Publicado: mayo 15, 2026, 2:07 pm

La Asociación Unificada de Guardias Civiles (AUGC) ha exigido este viernes a la Dirección General de la Guardia Civil que se investigue de forma «inmediata y transparente» la muerte el pasado domingo de un Guardia Civil que participaba en el operativo de evacuación en Tenerife del MV Hondius, afectado por un brote de hantavirus.
En un comunicado, el colectivo exige que se «depuren responsabilidades» en la cadena de mando que habría autorizado la participación de un agente «en reserva y fuera de especialidad», con tareas presuntamente no amparadas por la normativa vigente. El agente, de 63 años, falleció en acto de servicio por un infarto.
«Lo que debía ser un dispositivo sanitario de primer nivel terminó poniendo de manifiesto, una vez más, la gestión irresponsable de los recursos humanos que la institución practica cuando le conviene ocultar sus propias carencias», han advertido desde el sindicato.
Según AUGC, el agente habría iniciado su jornada a las 6:00 de la mañana, conduciendo desde Santa Cruz de Tenerife hasta el puerto de Granadilla de Abona. Catorce horas después seguía en el dispositivo, trasladando materiales y realizando funciones que, presuntamente, no le correspondían en virtud de su situación administrativa. Sobre las 21:40 horas sufrió el infarto que acabó con su vida.
Agente en reserva
El guardia civil ocupaba una vacante en la Plana Mayor de la Comandancia de Tenerife, en reserva y fuera de especialidad. «Esto es el núcleo del problema», advierten desde el sindicato, que explican que en esta situación el agente tiene asignadas funciones «tasadas y concretas», en las que debe evitarse la «exposición a riesgos contra su integridad física», ya sea porque las situaciones puedan derivar en conflicto o en un esfuerzo físico intenso.
De este modo, el hecho de haber integrado a este agente en el puesto avanzado del operativo del MV Hondius supuso, a juicio del sindicato, su exposición al contacto con materiales «potencialmente contaminados y a una jornada extenuante» de más de 14 horas.
Por todo ello, AUGC ha exigido que el Servicio de Prevención de Riesgos Laborales abra de inmediato una investigación para esclarecer si la asignación de este agente a ese dispositivo fue legal, y si existió responsabilidad en la cadena de mando.
Posibilidad de acudir a los tribunales
Además, y en función de las conclusiones de esa investigación, AUGC no descarta acudir a la Fiscalía para depurar todas las responsabilidades que pudieran derivarse. «La llegada del MV Hondius a Tenerife no fue una emergencia imprevisible. Se conocía con suficiente antelación para haber articulado un dispositivo planificado, ordenado y respetuoso con la normativa laboral. Sin embargo, la USECIC de Tenerife vio limitados sus descansos, fueron empleados sin guardias de localización y sometidos a jornadas interminables, sin que nadie en la cadena de mando asumiera la responsabilidad que le correspondía», han añadido.
En este contexto, el sindicato llevaría años reclamando que la Guardia Civil reconozca la edad como un factor de riesgo laboral: «Porque lo es.

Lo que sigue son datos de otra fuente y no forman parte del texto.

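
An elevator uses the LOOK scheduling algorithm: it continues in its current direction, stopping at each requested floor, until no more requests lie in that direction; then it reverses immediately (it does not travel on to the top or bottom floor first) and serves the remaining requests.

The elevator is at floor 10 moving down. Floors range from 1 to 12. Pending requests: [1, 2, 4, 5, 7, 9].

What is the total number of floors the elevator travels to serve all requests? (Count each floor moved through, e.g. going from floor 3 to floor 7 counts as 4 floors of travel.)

Answer: 9

Derivation:
Start at floor 10 moving down, LOOK stop order: [9, 7, 5, 4, 2, 1]
  10 → 9: |9-10| = 1, total = 1
  9 → 7: |7-9| = 2, total = 3
  7 → 5: |5-7| = 2, total = 5
  5 → 4: |4-5| = 1, total = 6
  4 → 2: |2-4| = 2, total = 8
  2 → 1: |1-2| = 1, total = 9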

Porque la ciencia lo avala. Porque la legislación de prevención de riesgos laborales lo contempla como elemento que debe ser evaluado e integrado en la planificación de los servicios. Porque un agente de 63 años no puede ser tratado como si tuviera 30».
Desde el colectivo advierten que la muerte de este agente en Tenerife «no es un accidente», sino «consecuencia previsible» de un modelo que «ignora sistemáticamente» las condiciones de sus agentes, que acumula «décadas de resistencia» a adaptar las cargas de servicio a la edad y al estado físico de cada persona, y que escondería «su incapacidad de gestión» detrás de la entrega de cada agente.
«Esa entrega tiene un límite. Y ese límite no lo puede fijar la institución sola, a su conveniencia, en su propio beneficio», añaden.